No existe la mala suerte, las malas decisiones o el mal antropológico; cualquier mal que sufra un individuo es en realidad un mal colectivo y un acto de opresión"

Hay algo lúcido y a la vez ridículo en las palabras de Pablo Iglesias, aunque a él sólo se le pueda aplicar con rigor uno de los dos adjetivos.

Decía hace poco a cuenta de los movimientos militares en torno a Ucrania, que, como él ya no es político, ahora puede decir la verdad. Tal vez la verdad y la política sean difícilmente compatibles, pero de lo que no hay duda es de que la relación de Iglesias con la política supera la clásica categorización burguesa. “Lo personal es político”, repiten desde los inicios de Podemos. La separación categórica entre ciudadano y político, entre representado y representante, no sólo es falsa, sino que es un constructo de la clase dominante, decían. No existe la mala suerte, las malas decisiones o el mal antropológico; cualquier mal que sufra un individuo es en realidad un mal colectivo y un acto de opresión. El ciudadano debe tomar conciencia de esto e implicarse: en su barrio, en su escuela, en su centro de trabajo, en la universidad; y, si es posible, en un partido político. Aquí Iglesias sería continuador de Aristóteles: lo político es parte esencial de la naturaleza humana, no se puede eludir, no puede haber un ciudadano apolítico, y político tiene connotaciones positivas.

Esta separación imposible entre ciudadano y político la traslada también al periodismo y a la justicia, aunque en sentido opuesto. Cuando la justicia o el periodismo cumplen con su función, y cuando esa función les lleva a confrontar con Podemos, entonces la justicia y el periodismo están politizados. Aquí lo político es malo, y jueces y periodistas sólo son legítimos si son neutrales o buenos, auténticamente de izquierdas, en sentido garzoniano.

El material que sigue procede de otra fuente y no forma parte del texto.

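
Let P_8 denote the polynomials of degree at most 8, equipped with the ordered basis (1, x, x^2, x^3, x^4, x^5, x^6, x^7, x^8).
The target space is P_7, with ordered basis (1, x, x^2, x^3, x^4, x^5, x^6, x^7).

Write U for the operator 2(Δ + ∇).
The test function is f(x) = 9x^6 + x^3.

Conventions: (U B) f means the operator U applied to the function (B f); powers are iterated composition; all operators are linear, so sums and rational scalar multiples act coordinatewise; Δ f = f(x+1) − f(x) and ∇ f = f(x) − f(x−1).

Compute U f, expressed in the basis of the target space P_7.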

La semana pasada uno de los portavoces del partido fundado por Iglesias lo expresaba con claridad matemática: 1) el CGPJ hace “oposición constante” al Gobierno; 2) esta oposición no parte de criterios jurídicos, sino que el CGPJ “hace política”; y 3) la oposición al Gobierno es intolerable, y el CGPJ debe dimitir. De alguna manera todo es político salvo Pablo Iglesias, que puede ser columnista en Gara y tertuliano en la Ser libre de cualquier servidumbre.

“Yo ya no soy político, puedo decir la verdad”, afirmaba la semana pasada. Pero Iglesias, que se ve a sí mismo como un nuevo Maquiavelo, un nuevo Marx o un nuevo Spinoza liberado de la servidumbre de la política y entregado por fin a la cruda verdad de las cosas, dijo algo más. “La geopolítica va de intereses. De intereses de Estados y eventualmente de empresas vinculadas a esos Estados”. Hoy hace exactamente diez años aparecía en El País una noticia con el siguiente titular: “Ahmadineyad presenta la TV iraní en español como un arma de lucha ideológica”. En la noticia se explicaba que el entonces presidente de Venezuela, Hugo Chávez, había dado en Hispan TV un discurso de bienvenida al canal, que tenía un acuerdo de colaboración con Tele Sur, el equivalente venezolano.

Hasta no hace mucho Fort Apache era uno de los programas estrella de Hispan TV en España, junto a ‘Irán hoy’ o ‘El Islam responde’. Pablo Iglesias, esta versión nuestra de Marx, Spinoza y Maquiavelo, era el presentador de ese programa. 

Después (es un decir) dio el salto a la política. Es Iglesias un hombre paradójico, pero no en el sentido de Epiménides, sino en el de Schrödinger; en el de su gato, concretamente.